The Orion Project from Watches By Nick

I first encountered Nick Harris of Watches By Nick on Instagram (@watches_by_nick), where he was posting pics of the modified Seikos he sells on his site. He sent me “The Traveler“, a Seiko 5 modded with a magnifying crystal and military dial that was making its way around the Instagram watch nerd community. I encountered him again this past April at the Philadelphia Watch Get Together, and he told me about Project Orion. This was no mod project but an all new watch that he designed himself. Needless to say, I had to get my hands on one. He lent me a prototype for this review.

The Orion is a mid-sized dress diver rated for 100m water resistance. As you might expect from a Seiko modder, it houses the familiar Seiko NH35 movement, a reliable, hacking, hand winding, 24 jewel automatic with a 21.4k bph vibration rate and a power reserve of more than 40 hours. 

It is is a stout little beast, only 38mm wide, but 49mm long, and nearly 13.6mm thick from its solid, screw down case back to its domed, blue anti-reflective coated sapphire crystal. These proportions give the watch considerable presence while still maintaining a mid-sized appearance on all but the biggest wrists. I found it to be a perfect fit on my 6.5″ wrist and easy to wear with a button cuff. The front and rear surfaces of the stainless steel case are brushed, while the bezel and everything else are mirror polished. When I say everything I mean everything, including the barrel between the lugs, which is a very nice touch. 

The Orions’s most striking feature is a broad, knurled crown with scalloped guards. The crown is almost 9mm wide but not particularly tall, so while it is surprisingly large, it does not overwhelm the case or poke out in an ungainly fashion. With so much surface area to grasp, operation is a breeze. An engraving of three circles in motion with comet-like tails decorates the head. I like the way Nick has incorporated the oversize crown and the almost pouty curve of the guards, but I am sure this will a polarizing feature.

The dial is black with applied markers and faceted lance-head hands. All are polished and filled with white luminescent material. Four darts linked with a crosshair mark 12, 3, 6, and 9. The rest are small rectangles. A printed minute track rings the outermost edge. At first glance, the markers seem tiny, but the length of the hands and crosshair design pull it all together. Nothing is undersized, merely discreet. At the top of the dial,The Orion brand name is printed in an attractive, serif typeface.
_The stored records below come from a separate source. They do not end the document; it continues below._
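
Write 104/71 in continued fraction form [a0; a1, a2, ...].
[1; 2, 6, 1, 1, 2]

Euclidean algorithm steps:
104 = 1 × 71 + 33
71 = 2 × 33 + 5
33 = 6 × 5 + 3
5 = 1 × 3 + 2
3 = 1 × 2 + 1
2 = 2 × 1 + 0
Continued fraction: [1; 2, 6, 1, 1, 2]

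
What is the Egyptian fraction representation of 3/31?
1/11 + 1/171 + 1/58311

Greedy algorithm:
3/31: ceiling(31/3) = 11, use 1/11
2/341: ceiling(341/2) = 171, use 1/171
1/58311: ceiling(58311/1) = 58311, use 1/58311
Result: 3/31 = 1/11 + 1/171 + 1/58311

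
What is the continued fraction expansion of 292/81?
[3; 1, 1, 1, 1, 7, 2]

Euclidean algorithm steps:
292 = 3 × 81 + 49
81 = 1 × 49 + 32
49 = 1 × 32 + 17
32 = 1 × 17 + 15
17 = 1 × 15 + 2
15 = 7 × 2 + 1
2 = 2 × 1 + 0
Continued fraction: [3; 1, 1, 1, 1, 7, 2]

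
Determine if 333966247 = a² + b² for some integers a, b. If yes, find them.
Not possible

Factorization: 333966247 = 97 × 151^3
By Fermat: n is sum of two squares iff every prime p ≡ 3 (mod 4) appears to even power.
Prime(s) ≡ 3 (mod 4) with odd exponent: [(151, 3)]
Therefore 333966247 cannot be expressed as a² + b².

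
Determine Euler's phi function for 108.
36

108 = 2^2 × 3^3
φ(n) = n × ∏(1 - 1/p) for each prime p dividing n
φ(108) = 108 × (1 - 1/2) × (1 - 1/3) = 36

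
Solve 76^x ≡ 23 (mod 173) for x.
148

Baby-step giant-step with step n = ⌈√173⌉ = 14.
Baby steps 76^j mod 173 (j:value) for j=0..13: 0:1, 1:76, 2:67, 3:75, 4:164, 5:8, 6:89, 7:17, 8:81, 9:101, 10:64, 11:20, 12:136, 13:129.
Giant-step multiplier: 76^(-14) ≡ 76^(172-14) = 76^158 ≡ 88 (mod 173).
Giant steps γ_i = 23·88^i mod 173: γ_0=23, γ_1=121, γ_2=95, γ_3=56, γ_4=84, γ_5=126, γ_6=16, γ_7=24, γ_8=36, γ_9=54, γ_10=81 (in table at j=8).
x = i·n + j = 10·14 + 8 = 148.
Check: 76^148 ≡ 23 (mod 173).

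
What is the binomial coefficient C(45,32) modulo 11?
0

Using Lucas' theorem:
Write n=45 and k=32 in base 11:
n in base 11: [4, 1]
k in base 11: [2, 10]
C(45,32) mod 11 = ∏ C(n_i, k_i) mod 11
Digit binomials (mod 11): C(4,2) = 6; C(1,10) = 0 (k_i > n_i)
Product: 6 × 0 = 0 ≡ 0 (mod 11)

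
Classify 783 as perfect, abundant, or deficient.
deficient

Proper divisors of 783: sum = 1 + 3 + 9 + 27 + 29 + 87 + 261 = 417
Since 417 < 783, 783 is deficient.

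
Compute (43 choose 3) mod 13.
4

Using Lucas' theorem:
Write n=43 and k=3 in base 13:
n in base 13: [3, 4]
k in base 13: [0, 3]
C(43,3) mod 13 = ∏ C(n_i, k_i) mod 13
Digit binomials (mod 13): C(3,0) = 1; C(4,3) = 4
Product: 1 × 4 = 4 ≡ 4 (mod 13)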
The “100m/330ft” depth rating and “Automatic” are rendered in diminutive red or blue text over 6 o’clock. This spot of color is repeated in tiny spots behind the hour markers.

Because the markers are small, there is little surface area for the lume, but it is enough to do the trick. I liked the pinpoint look of those bright spots at night, and the thin line of white on the hands is just enough to maintain daylight visibility, thus avoiding the irritating tendency of polished hands to disappear against a dark dial. 

The red model ships on a 20mm Bond stripe NATO and the blue model reviewed here comes on a two-piece black leather strap with white stitching on an 18mm deployant clasp. Both straps work well on the watch. The NATO plays up the tool aspect of the watch, while the leather highlights its dressier side. I’m not a great fan of deployants (am I the only one who finds them awkward?) and Nick had encouraged me to try different straps, so I swapped a Coach brown leather two-piece for the office and switched to an assortment of NATOs for the weekend. Although the Orion’s lugs are long, I was pleased to discover that the spring bar perches are just close enough to the barrel prevent an unsightly gap between the strap and the body of the watch, but not so close that they preclude fitting heavier straps. They are also drilled through for easy removal. 

Nick has done an excellent job on this watch, achieving a satisfying balance between tool watch heft and dress watch polish. His attention to detail resulted in a clean, balanced, but refreshingly different diver’s watch. Personally, I am delighted that it is 38mm wide as small to mid-size watches are in short supply these days. 

The Orion will sell for $500, but you can get in on a pre-order for just $400 through the end of June. Nick expects delivery late August or early September. Visit WatchesByNick.com for more information. 

Pro: Modest size, unique case.

Con: Tuna can crown bound to stir strong opinions.

Sum: Distinctive, attractive, and versatile.